There's a certain mathematical elegance to the Wachowski's JUPITER ASCENDING. Given infinite space and infinite time, someone will be born somewhere with the exact same genetic sequence as someone who already existed. Multiply those infinite chances out, and that previous person might have been the Queen of the universe, who owned the Earth and willed it back to herself should she ever be genetically reassembled.

Of course, if the Queen of the Universe had children who covet the Earth because they're getting ready to harvest the people there to make their special water of life (the daughter is over 14 millennia old), then you might want to watch your royal back.

This is the position in which young Jupiter Jones (Mila Kunis, who looks absolutely nothing like the Jupiter Jones from The Three Investigators children's book series) finds herself when a world of aliens and royalty are revealed to her. The royal Abrasax family have been watching for their mother to return, through some rather creepy means, and through these means find the young toilet scrubber. But one of their hunters, Caine Wise (Channing Tatum), a half-man, half-wolf with flying shoes rescues her for Titus Abrasax, the younger sibling of the family which includes Balem Abrasax (Eddie Redmayne) and Kalique Abrasax (Tuppence Middleton). Kalique disappears midway through the movie never to be seen again, and both Balem and Titus have their own agendas for Jupiter, neither of which is palatable.

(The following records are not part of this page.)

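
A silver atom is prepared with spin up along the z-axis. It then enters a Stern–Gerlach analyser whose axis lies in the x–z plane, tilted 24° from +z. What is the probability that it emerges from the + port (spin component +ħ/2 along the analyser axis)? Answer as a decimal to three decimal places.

For spin-½, the probability of finding spin-up along an axis at angle θ to the initial spin direction is cos²(θ/2); spin-down is sin²(θ/2).
θ = 24°, so P = cos²(12°) ≈ 0.957.

0.957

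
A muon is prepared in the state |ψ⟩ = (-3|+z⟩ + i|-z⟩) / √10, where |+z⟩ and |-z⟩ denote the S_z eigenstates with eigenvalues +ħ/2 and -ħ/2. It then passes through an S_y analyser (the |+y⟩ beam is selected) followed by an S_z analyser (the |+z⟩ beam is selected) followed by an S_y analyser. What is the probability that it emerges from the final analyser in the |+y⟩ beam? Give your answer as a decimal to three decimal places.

First analyser (S_y): P(|+y⟩) = |⟨+y|ψ⟩|² = 4/20.
After stage 1 the state is |+y⟩; P(|+z⟩) = |⟨+z|+y⟩|² = 1/2.
After stage 2 the state is |+z⟩; P(|+y⟩) = |⟨+y|+z⟩|² = 1/2.
Joint probability = 4/20 × 1/2 × 1/2 = 0.050.

0.050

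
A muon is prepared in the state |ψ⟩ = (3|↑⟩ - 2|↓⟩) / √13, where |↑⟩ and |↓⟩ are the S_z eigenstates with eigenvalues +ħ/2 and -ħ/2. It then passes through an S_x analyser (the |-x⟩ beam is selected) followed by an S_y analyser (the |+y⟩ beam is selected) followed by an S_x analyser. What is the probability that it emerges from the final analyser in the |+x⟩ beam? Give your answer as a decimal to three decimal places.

0.240

First analyser (S_x): P(|-x⟩) = |⟨-x|ψ⟩|² = 25/26.
After stage 1 the state is |-x⟩; P(|+y⟩) = |⟨+y|-x⟩|² = 1/2.
After stage 2 the state is |+y⟩; P(|+x⟩) = |⟨+x|+y⟩|² = 1/2.
Joint probability = 25/26 × 1/2 × 1/2 = 0.240.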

Fortunately for Jupiter, she has a script to work from, because she acclimates to this wildly diverse population and mish-mash of technology (ever seen a steampunk laser tattoo needle?) without going through much future shock at all. Meanwhile, as the audience adjusts to one setting, that setting gets quickly replaced with one entirely different. The end result is a sci-fi mash up, with bits of SIGNS, DUNE, FLASH GORDON, THE ISLAND OF DR. MOREAU -- and more than a dash of BATHORY and SOYLENT GREEN, with some fashion statements from THE HUNGER GAMES. The end result is an audience in confusion, never sure exactly what film we're watching or what each character's motivations truly are. The story is there, but it's too much, too quickly. If ever a film needed to have been fleshed out into a trilogy, it was this one. (Hey, it could have been JUPITER ASCENDING, JUPITER DESCENDING, JUPTER TRANSCENDING. Someone get me a time machine and a direct line to the Wachowskis!)

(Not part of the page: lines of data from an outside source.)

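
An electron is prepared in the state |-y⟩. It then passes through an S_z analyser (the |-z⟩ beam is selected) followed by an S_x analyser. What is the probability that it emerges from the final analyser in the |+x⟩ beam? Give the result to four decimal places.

First analyser (S_z): from |-y⟩, P(|-z⟩) = 1/2.
After stage 1 the state is |-z⟩; P(|+x⟩) = |⟨+x|-z⟩|² = 1/2.
Joint probability = 1/2 × 1/2 = 0.2500.

0.2500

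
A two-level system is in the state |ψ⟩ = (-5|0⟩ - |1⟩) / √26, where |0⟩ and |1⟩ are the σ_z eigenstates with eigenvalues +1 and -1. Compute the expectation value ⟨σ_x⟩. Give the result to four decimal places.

⟨σ_x⟩ = 2 Re(a* b)/(|a|²+|b|²) with a = -5, b = -1.
a* b = 5, so ⟨σ_x⟩ = 10/26.

0.3846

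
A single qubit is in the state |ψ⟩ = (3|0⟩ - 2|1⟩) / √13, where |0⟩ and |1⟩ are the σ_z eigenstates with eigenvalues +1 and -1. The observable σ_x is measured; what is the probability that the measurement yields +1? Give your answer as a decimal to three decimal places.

|+x⟩ = (|0⟩ + |1⟩)/√2, so ⟨+x|ψ⟩ = (1) / (√2·√13).
P = |1|² / 26 = 1/26.

0.038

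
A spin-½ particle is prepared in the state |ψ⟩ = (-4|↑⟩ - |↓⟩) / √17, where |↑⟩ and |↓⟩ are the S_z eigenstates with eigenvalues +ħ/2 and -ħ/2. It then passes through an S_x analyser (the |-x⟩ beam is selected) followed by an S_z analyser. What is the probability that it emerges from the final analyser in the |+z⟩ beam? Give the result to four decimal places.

First analyser (S_x): P(|-x⟩) = |⟨-x|ψ⟩|² = 9/34.
After stage 1 the state is |-x⟩; P(|+z⟩) = |⟨+z|-x⟩|² = 1/2.
Joint probability = 9/34 × 1/2 = 0.1324.

0.1324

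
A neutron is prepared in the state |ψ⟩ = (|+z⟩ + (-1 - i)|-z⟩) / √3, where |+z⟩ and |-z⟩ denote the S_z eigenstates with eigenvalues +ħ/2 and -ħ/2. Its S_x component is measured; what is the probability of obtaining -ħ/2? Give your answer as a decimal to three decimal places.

|-x⟩ = (|+z⟩ - |-z⟩)/√2, so ⟨-x|ψ⟩ = (2 + i) / (√2·√3).
P = |2 + i|² / 6 = 5/6.

0.833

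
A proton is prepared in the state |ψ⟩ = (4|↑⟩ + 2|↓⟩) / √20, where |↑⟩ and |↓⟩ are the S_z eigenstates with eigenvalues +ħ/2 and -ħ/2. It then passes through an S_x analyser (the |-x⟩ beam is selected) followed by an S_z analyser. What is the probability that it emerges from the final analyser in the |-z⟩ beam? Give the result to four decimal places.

0.0500

First analyser (S_x): P(|-x⟩) = |⟨-x|ψ⟩|² = 4/40.
After stage 1 the state is |-x⟩; P(|-z⟩) = |⟨-z|-x⟩|² = 1/2.
Joint probability = 4/40 × 1/2 = 0.0500.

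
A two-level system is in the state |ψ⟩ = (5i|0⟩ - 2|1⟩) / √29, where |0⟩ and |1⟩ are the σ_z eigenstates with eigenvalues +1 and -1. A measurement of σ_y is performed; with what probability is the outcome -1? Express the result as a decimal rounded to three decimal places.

|-y⟩ = (|0⟩ - i|1⟩)/√2, so ⟨-y|ψ⟩ = (3i) / (√2·√29).
P = |3i|² / 58 = 9/58.

0.155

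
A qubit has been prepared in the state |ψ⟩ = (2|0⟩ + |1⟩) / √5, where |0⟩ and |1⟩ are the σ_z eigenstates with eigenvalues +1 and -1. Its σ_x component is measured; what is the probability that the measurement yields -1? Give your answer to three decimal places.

0.100

|-x⟩ = (|0⟩ - |1⟩)/√2, so ⟨-x|ψ⟩ = (1) / (√2·√5).
P = |1|² / 10 = 1/10.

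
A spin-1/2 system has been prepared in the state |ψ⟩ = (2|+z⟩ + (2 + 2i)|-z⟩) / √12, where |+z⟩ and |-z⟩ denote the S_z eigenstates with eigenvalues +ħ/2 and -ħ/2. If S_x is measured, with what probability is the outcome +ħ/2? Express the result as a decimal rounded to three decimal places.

|+x⟩ = (|+z⟩ + |-z⟩)/√2, so ⟨+x|ψ⟩ = (4 + 2i) / (√2·√12).
P = |4 + 2i|² / 24 = 20/24.

0.833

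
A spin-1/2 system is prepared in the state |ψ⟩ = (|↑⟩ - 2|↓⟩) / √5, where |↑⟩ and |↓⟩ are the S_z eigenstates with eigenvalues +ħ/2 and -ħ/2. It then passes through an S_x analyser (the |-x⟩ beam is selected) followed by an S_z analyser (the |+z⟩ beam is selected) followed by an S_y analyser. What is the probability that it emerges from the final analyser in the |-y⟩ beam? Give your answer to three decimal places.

0.225

First analyser (S_x): P(|-x⟩) = |⟨-x|ψ⟩|² = 9/10.
After stage 1 the state is |-x⟩; P(|+z⟩) = |⟨+z|-x⟩|² = 1/2.
After stage 2 the state is |+z⟩; P(|-y⟩) = |⟨-y|+z⟩|² = 1/2.
Joint probability = 9/10 × 1/2 × 1/2 = 0.225.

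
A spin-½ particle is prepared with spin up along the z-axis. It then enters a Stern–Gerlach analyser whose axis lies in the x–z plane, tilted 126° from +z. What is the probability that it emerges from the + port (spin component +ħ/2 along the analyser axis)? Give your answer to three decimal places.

0.206

For spin-½, the probability of finding spin-up along an axis at angle θ to the initial spin direction is cos²(θ/2); spin-down is sin²(θ/2).
θ = 126°, so P = cos²(63°) ≈ 0.206.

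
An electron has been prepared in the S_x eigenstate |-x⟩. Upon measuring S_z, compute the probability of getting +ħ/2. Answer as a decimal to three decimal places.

0.500

In the S_z basis, |-x⟩ = (|↑⟩ - |↓⟩)/√2 and |+z⟩ = |↑⟩.
|⟨+z|-x⟩|² = 1/2.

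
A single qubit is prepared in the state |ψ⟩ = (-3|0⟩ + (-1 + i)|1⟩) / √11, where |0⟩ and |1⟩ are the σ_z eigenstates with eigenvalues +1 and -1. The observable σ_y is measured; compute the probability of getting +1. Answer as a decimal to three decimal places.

|+y⟩ = (|0⟩ + i|1⟩)/√2, so ⟨+y|ψ⟩ = (-2 + i) / (√2·√11).
P = |-2 + i|² / 22 = 5/22.

0.227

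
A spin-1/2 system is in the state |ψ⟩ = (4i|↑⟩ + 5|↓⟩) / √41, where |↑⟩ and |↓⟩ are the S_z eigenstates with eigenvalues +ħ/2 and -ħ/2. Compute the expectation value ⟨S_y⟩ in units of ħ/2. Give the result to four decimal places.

-0.9756

⟨σ_y⟩ = 2 Im(a* b)/(|a|²+|b|²) with a = 4i, b = 5.
a* b = -20i, so ⟨σ_y⟩ = -40/41.
⟨S_y⟩ = (ħ/2)·⟨σ_y⟩.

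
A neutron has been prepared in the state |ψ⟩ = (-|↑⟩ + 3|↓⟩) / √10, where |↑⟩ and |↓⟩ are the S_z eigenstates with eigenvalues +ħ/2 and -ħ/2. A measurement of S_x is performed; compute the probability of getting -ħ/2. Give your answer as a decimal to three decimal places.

0.800

|-x⟩ = (|↑⟩ - |↓⟩)/√2, so ⟨-x|ψ⟩ = (-4) / (√2·√10).
P = |-4|² / 20 = 16/20.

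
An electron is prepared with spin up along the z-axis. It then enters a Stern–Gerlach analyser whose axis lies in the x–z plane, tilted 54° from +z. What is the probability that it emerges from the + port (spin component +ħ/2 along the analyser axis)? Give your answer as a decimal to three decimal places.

0.794

For spin-½, the probability of finding spin-up along an axis at angle θ to the initial spin direction is cos²(θ/2); spin-down is sin²(θ/2).
θ = 54°, so P = cos²(27°) ≈ 0.794.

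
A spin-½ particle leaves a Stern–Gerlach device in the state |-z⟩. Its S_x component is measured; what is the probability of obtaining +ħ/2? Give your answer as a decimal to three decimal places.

In the S_z basis, |-z⟩ = |↓⟩ and |+x⟩ = (|↑⟩ + |↓⟩)/√2.
|⟨+x|-z⟩|² = 1/2.

0.500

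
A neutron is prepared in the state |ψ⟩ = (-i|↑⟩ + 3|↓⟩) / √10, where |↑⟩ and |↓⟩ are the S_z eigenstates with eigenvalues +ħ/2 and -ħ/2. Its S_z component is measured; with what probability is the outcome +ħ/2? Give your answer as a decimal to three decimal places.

The +ħ/2 outcome corresponds to |↑⟩. Its amplitude in |ψ⟩ is -i/√10.
P = |-i|² / 10 = 1/10.

0.100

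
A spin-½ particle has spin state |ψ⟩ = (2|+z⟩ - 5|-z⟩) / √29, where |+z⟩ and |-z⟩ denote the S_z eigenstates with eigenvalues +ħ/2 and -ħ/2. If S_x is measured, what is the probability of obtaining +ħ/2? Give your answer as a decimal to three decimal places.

0.155

|+x⟩ = (|+z⟩ + |-z⟩)/√2, so ⟨+x|ψ⟩ = (-3) / (√2·√29).
P = |-3|² / 58 = 9/58.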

The only surprise in all of this is that Sean Bean, who portrays a half-man, half-bee named Stinger Apini (naturally) lives through the film.

Bonus features on this release include two character profiles ("Jupiter Jones: Destiny is Within Us" and "Caine Wise: Interplanetary Warrior") and an interview with the Wachowskis ("The Wachowskis: Minds Over Matter"). Other featurettes touch on the themes involved in the story ("Worlds Within Worlds Within Worlds" and "Jupiter Ascending: Genetically Spliced") as well as bits about the effects of the film ("Bullet Time Evolved" and "From Earth to Jupiter").

Did we mention Sean Bean lives all the way through the film?